I had heard that sturgeon were occasionally caught in the mouth of the Guadalquivir river in south-west Spain, but there was no sign of them, or their eggs, when I was there last month, staying in the town of Sanlucar de Barrameda. We feasted instead on puntillitas (minuscule squid), ortiguillas (sea anemones) and huevas de choco (cuttle-fish roe), milky-white and looking rather like little pearl earrings. This set me thinking about the other fish roes that are generally available these days.
None of them should strictly be called caviar, but the word now seems to embrace all roe of the same blackish colour — from lumpfish, capelin and herring (known as Avruga). I find that lumpfish roe makes a good supper dish when spooned into a baked potato with sour cream, chopped shallot and a squeeze of lemon juice. Red lumpfish roe is also sold, but it’s not as good as the salmon roe’s larger eggs, which burst tastily in your mouth.
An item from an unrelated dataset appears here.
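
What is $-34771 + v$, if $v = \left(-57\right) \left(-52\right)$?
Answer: $-31807$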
In America white sturgeon are farmed; their caviar, described as comparable to Russian caviar, should help to fill the beluga gap, but I cannot vouch for its flavour. For vegetarians there is a product called Cavi-art, made from seaweed, which I think I can do without. More intriguing is the enterprise of a Yorkshireman who is planning to farm sturgeon, and market caviar, in Wakefield. His idea is to make a compost of shredded waste cardboard and horse-muck, feed it to worms and feed the worms to sturgeon in tanks which will grow up to be marketable fish producing lots of lovely caviar. Such a madcap scheme deserves to succeed.